Наконец, наступил великий день 20 апреля, четверг, в который Правительство хотело соединить все классы народа, национальную гвардию, мобильную гвардию, доселе преследуемую, в одном чувстве братства и любви к Республике. Прокламацией, выданной накануне {131} , оно увещевало их к одному крику, который должен был подавить все раздоры и недоумения, крик: «Vive la République!» Я не стану описывать этого празднества: оно было удивительно, но как-то не подлежит рассказу. 300 тысяч штыков, которые 14 часов сряду стояли, как разлившаяся река, по двум главным артериям города: бульварам и набережным. Беспрестанные песни, музыка, бой барабанов, знамена, белые платки и разноцветные костюмы дам в окнах – все это составляло картину великолепную, несмотря на туманный день. Присутствие блузы и лохмотьев в рядах национальной и мобильной гвардии еще придавало живописности: это были работники и волонтеры, еще не успевшие обмундироваться. Демократический оттенок, присущий народу, сильно выказался в этот день и придал ему особенный характер, который никакие другие смотры иметь не могут. Один Париж во всей Европе может в эту минуту вращать в недрах своих такое неимоверное количество вооруженного народа. Чрезвычайно красиво смотреть было с высоты Итальянского бульвара на некоторые легионы, воткнувшие [привязавшие] в дула ружей [первую] букеты сирени: весна, несомая на штыках! 14 часов проходили ряды их мимо Триумфальной арки, Arc de l\'Etoile, под которой на великолепной трибуне с огромными знаменами сидели члены Правительства, окруженные всей администрацией, магистратурой, университетами, раненными в февральские дни, блузами, грубыми капотами, поместившимися несколько выше, щегольскими костюмами дам.
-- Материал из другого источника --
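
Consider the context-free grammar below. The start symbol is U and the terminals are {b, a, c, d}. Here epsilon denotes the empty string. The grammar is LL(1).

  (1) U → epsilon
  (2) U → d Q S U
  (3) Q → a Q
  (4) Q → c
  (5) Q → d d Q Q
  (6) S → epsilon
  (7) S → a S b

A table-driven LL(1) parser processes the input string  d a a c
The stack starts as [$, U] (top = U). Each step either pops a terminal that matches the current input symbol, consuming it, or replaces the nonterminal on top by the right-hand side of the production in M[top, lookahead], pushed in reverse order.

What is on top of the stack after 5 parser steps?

a

     Stack      Input      Action
  1  $ U        d a a c $  expand U → d Q S U
  2  $ U S Q d  d a a c $  match d
  3  $ U S Q    a a c $    expand Q → a Q
  4  $ U S Q a  a a c $    match a
  5  $ U S Q    a c $      expand Q → a Q
Stack after step 5: $ U S Q a (top = a).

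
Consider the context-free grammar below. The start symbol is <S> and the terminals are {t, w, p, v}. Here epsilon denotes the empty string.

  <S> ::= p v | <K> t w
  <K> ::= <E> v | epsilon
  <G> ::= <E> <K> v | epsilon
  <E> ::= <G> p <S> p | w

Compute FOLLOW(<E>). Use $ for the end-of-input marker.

{p, v, w}

FIRST(<S>) = {p, t, w}  (via <K> t w)
FIRST(<K>) = {epsilon, p, w}  (via <E> v)
FIRST(<G>) = {epsilon, p, w}  (via <E> <K> v)
FIRST(<E>) = {p, w}  (via <G> p <S> p)
FOLLOW(<S>) includes $ since <S> is the start symbol.
FOLLOW(<S>): in <E>::=<G> p <S> p, <S> is followed by p with FIRST {p}. Thus FOLLOW(<S>) = {$, p}.
FOLLOW(<K>): in <S>::=<K> t w, <K> is followed by t w with FIRST {t}; in <G>::=<E> <K> v, <K> is followed by v with FIRST {v}. Thus FOLLOW(<K>) = {t, v}.
FOLLOW(<G>): in <E>::=<G> p <S> p, <G> is followed by p <S> p with FIRST {p}. Thus FOLLOW(<G>) = {p}.
FOLLOW(<E>): in <K>::=<E> v, <E> is followed by v with FIRST {v}; in <G>::=<E> <K> v, <E> is followed by <K> v with FIRST {p, v, w}. Thus FOLLOW(<E>) = {p, v, w}.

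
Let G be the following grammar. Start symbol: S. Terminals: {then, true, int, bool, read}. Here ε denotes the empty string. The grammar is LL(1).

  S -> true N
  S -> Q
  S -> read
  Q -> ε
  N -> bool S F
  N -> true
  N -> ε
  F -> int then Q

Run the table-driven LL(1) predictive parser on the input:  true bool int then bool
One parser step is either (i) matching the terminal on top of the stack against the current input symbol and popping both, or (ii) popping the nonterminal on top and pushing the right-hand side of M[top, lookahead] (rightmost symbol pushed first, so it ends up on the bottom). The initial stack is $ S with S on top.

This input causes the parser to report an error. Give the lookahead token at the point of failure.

      Stack         Input                      Action
   1  $ S           true bool int then bool $  expand S -> true N
   2  $ N true      true bool int then bool $  match true
   3  $ N           bool int then bool $       expand N -> bool S F
   4  $ F S bool    bool int then bool $       match bool
   5  $ F S         int then bool $            expand S -> Q
   6  $ F Q         int then bool $            expand Q -> ε
   7  $ F           int then bool $            expand F -> int then Q
   8  $ Q then int  int then bool $            match int
   9  $ Q then      then bool $                match then
  10  $ Q           bool $                     error: M[Q, bool] is empty

bool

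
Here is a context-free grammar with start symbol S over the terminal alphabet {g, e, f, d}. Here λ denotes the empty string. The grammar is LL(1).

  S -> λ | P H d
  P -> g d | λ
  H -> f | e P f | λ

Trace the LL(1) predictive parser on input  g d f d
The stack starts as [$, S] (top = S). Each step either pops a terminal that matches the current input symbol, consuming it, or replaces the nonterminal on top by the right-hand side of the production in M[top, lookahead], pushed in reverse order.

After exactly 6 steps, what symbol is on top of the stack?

step 1: stack=$ S  input=g d f d $  — expand S -> P H d
step 2: stack=$ d H P  input=g d f d $  — expand P -> g d
step 3: stack=$ d H d g  input=g d f d $  — match g
step 4: stack=$ d H d  input=d f d $  — match d
step 5: stack=$ d H  input=f d $  — expand H -> f
step 6: stack=$ d f  input=f d $  — match f
Stack after step 6: $ d (top = d).

d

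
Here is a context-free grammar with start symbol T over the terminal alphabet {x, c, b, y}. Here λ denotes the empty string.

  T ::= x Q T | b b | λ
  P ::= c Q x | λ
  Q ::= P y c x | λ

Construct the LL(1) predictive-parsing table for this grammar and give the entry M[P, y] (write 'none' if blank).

P ::= λ

FIRST(T): from T::=x Q T we get {x}; from T::=b b we get {b}; from T::=λ we get {λ}. So FIRST(T) = {λ, b, x}.
FIRST(P): from P::=c Q x we get {c}; from P::=λ we get {λ}. So FIRST(P) = {λ, c}.
FIRST(Q): from Q::=P y c x we get {c, y}; from Q::=λ we get {λ}. So FIRST(Q) = {λ, c, y}.
FOLLOW(T) includes $ since T is the start symbol.
FOLLOW(P): in Q::=P y c x, P is followed by y c x with FIRST {y}. Thus FOLLOW(P) = {y}.
For P ::= c Q x: FIRST(c Q x) = {c}, so it goes in M[P, t] for t ∈ {c}.
For P ::= λ: FIRST(λ) = {λ}, so it goes in M[P, t] for t ∈ {}; since λ ∈ FIRST, also for every t ∈ FOLLOW(P) = {y}.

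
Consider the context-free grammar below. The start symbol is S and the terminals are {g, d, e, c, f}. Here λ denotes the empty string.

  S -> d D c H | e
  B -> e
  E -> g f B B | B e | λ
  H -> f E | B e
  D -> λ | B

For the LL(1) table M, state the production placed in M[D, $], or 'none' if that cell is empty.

FIRST(S) = {d, e}
FIRST(B) = {e}
FIRST(E) = {λ, e, g}  (via B e)
FIRST(H) = {e, f}  (via B e)
FIRST(D) = {λ, e}  (via B)
FOLLOW(S) includes $ since S is the start symbol.
FOLLOW(D): in S->d D c H, D is followed by c H with FIRST {c}. Thus FOLLOW(D) = {c}.
For D -> λ: FIRST(λ) = {λ}, so it goes in M[D, t] for t ∈ {}; since λ ∈ FIRST, also for every t ∈ FOLLOW(D) = {c}.
For D -> B: FIRST(B) = {e}, so it goes in M[D, t] for t ∈ {e}.
None of these place a production in M[D, $].

none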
Смешение удивительное [замечательное], воспроизводившее в Правительстве то, что было внизу на улицах. Последние легионы национальной и мобильной гвардии с помещенным в их [рядах] интервалах регулярным войском миновали Правительство уже в 9 часов ночи с факелами. Город с приближением ночи осветился. Мы ходили вечером с семейством Тучковых {132} смотреть в разные части его разнохарактерную иллюминацию. Можно с достоверностью сказать, что в эту ночь весь Париж заснул довольный сам собой и с надеждой на будущее.
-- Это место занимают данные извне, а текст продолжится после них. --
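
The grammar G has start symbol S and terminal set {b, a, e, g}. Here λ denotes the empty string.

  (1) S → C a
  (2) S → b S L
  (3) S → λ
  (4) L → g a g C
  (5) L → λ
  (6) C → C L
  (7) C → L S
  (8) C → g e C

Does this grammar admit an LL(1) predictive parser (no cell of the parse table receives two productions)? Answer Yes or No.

No

FIRST(S) = {λ, a, b, g}
FIRST(L) = {λ, g}
FIRST(C) = {λ, a, b, g}
FOLLOW(S) = {$, a, b, g}
FOLLOW(L) = {$, a, b, g}
FOLLOW(C) = {$, a, b, g}
Cell M[C, $] receives both C → C L and C → L S — the grammar is not LL(1).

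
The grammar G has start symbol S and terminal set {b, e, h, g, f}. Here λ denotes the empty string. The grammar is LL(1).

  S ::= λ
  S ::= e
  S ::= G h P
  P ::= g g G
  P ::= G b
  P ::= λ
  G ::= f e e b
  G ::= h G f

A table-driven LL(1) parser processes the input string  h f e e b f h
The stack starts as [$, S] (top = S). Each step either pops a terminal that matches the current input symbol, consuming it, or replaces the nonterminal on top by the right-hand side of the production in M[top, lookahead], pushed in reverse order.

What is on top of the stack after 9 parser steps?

h

     Stack            Input            Action
  1  $ S              h f e e b f h $  expand S ::= G h P
  2  $ P h G          h f e e b f h $  expand G ::= h G f
  3  $ P h f G h      h f e e b f h $  match h
  4  $ P h f G        f e e b f h $    expand G ::= f e e b
  5  $ P h f b e e f  f e e b f h $    match f
  6  $ P h f b e e    e e b f h $      match e
  7  $ P h f b e      e b f h $        match e
  8  $ P h f b        b f h $          match b
  9  $ P h f          f h $            match f
Stack after step 9: $ P h (top = h).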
Но как бы то ни было, ни смотры, ни декреты не могли остановить направления, данного 16 апреля: выборы в Париже в Национальное собрание совершились под его влиянием, т. е. под влиянием модерантизма [164] и умеренной партии. Точно такой же характер лежал на выборах и департаментов с той только разницей, что в них отвращение к комиссарам Ледрю-Роллена и их безобразному управлению [послужило] толкнуло популяцию к легитимистам, династической оппозиции и даже духовенству.
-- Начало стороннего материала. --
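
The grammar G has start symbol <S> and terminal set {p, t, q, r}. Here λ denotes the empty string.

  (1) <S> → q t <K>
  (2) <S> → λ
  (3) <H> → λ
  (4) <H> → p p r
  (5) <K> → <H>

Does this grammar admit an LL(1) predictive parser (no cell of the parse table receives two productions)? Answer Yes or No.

FIRST(<S>) = {λ, q}
FIRST(<H>) = {λ, p}
FIRST(<K>) = {λ, p}
FOLLOW(<S>) = {$}
FOLLOW(<H>) = {$}
FOLLOW(<K>) = {$}
Each cell of M receives at most one production.

Yes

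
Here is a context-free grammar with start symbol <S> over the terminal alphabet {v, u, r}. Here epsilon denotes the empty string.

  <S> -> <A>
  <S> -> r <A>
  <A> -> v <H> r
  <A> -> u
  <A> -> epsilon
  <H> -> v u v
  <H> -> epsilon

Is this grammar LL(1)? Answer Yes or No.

Yes

FIRST(<S>) = {epsilon, r, u, v}
FIRST(<A>) = {epsilon, u, v}
FIRST(<H>) = {epsilon, v}
FOLLOW(<S>) = {$}
FOLLOW(<A>) = {$}
FOLLOW(<H>) = {r}
Each cell of M receives at most one production.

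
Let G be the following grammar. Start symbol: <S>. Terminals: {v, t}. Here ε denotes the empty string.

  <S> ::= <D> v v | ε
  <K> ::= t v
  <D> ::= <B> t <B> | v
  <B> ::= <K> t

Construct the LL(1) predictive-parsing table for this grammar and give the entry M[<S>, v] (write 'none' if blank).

FIRST(<K>) = {t}
FIRST(<B>) = {t}  (via <K> t)
FIRST(<D>) = {t, v}  (via <B> t <B>)
FIRST(<S>) = {ε, t, v}  (via <D> v v)
FOLLOW(<S>) includes $ since <S> is the start symbol.
FOLLOW(<S>): <S> appears on no right-hand side. Thus FOLLOW(<S>) = {$}.
For <S> ::= <D> v v: FIRST(<D> v v) = {t, v}, so it goes in M[<S>, t] for t ∈ {t, v}.
For <S> ::= ε: FIRST(ε) = {ε}, so it goes in M[<S>, t] for t ∈ {}; since ε ∈ FIRST, also for every t ∈ FOLLOW(<S>) = {$}.

<S> ::= <D> v v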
Займемся выборами парижскими. Им предшествовали выборы полковников и других членов национальной гвардии после ее демократического преобразования. К удивлению всех, оказалось, что, кроме двух имен полковников, взятых из старых condamnés politiques [165] , остальные имена полковников для 10 легионов принадлежали умеренным работникам, мещанскому радикализму и даже полулиберализму. Еще хуже было с выборами в Национальное собрание.
Париж с окрестностями должен был, как мы знаем, выбрать 34 депутата в самый день des Pâcues [166] , 23 апреля. В продолжение всего месяца клубы разбирали достоинства представлявшихся кандидатов, их прошедшую жизнь и особенно социальные теории их [в самом узком примитивном толковании клубов], но в прямом, особенном свете, свойственном клубам, а именно: у кого есть лучшая теория обогатить бедных и обеднить богатых. Большая часть кандидатов скрывалась, за неимением своей собственной, за теорией Луи Блана с некоторыми изменениями, разумеется, не к лучшему. Самые оригинальные перефразировки ее были сделаны в клубе des droits de l\'homme, уже известного своими странностями, особенно предложением – кормить до организации работ все мануфактурное население Парижа и всей Франции на казенный счет. В этом клубе citoyen Victor Leroux читал проект свой, из которого сделаю две выписки, одну из первой главы, другую из 2-ой: 1. «Que fut l\'ouvrier? Que sera-t-il? D\'abord définissons l\'ouvrier. J\'appelle ouvrier non seulement cette partie de l\'humanité que d\'habitude on désigne par ce mot, mais encore, ce qui, émanant de la créature même, concourt au travail tant matériel qu\'intellectuel. Pris dans ce sens, l\'ouvrier sera donc la force et l\'intelligence». Столь же понятно начинается и второй параграф: «Matière première, outil et enseignement, étant suivant moi, dûs à la créature, je dis que les seuls éléments constitutifs du travail sont en matériel le talent et la force, en intellectuel le talent et l\'intelligence. Mais à le prendre dans l\'état où le passé le transmet, je vois qu\'entre ces deux éléments il s\'en est glissé un troisième, le franc ou le capital» [167] .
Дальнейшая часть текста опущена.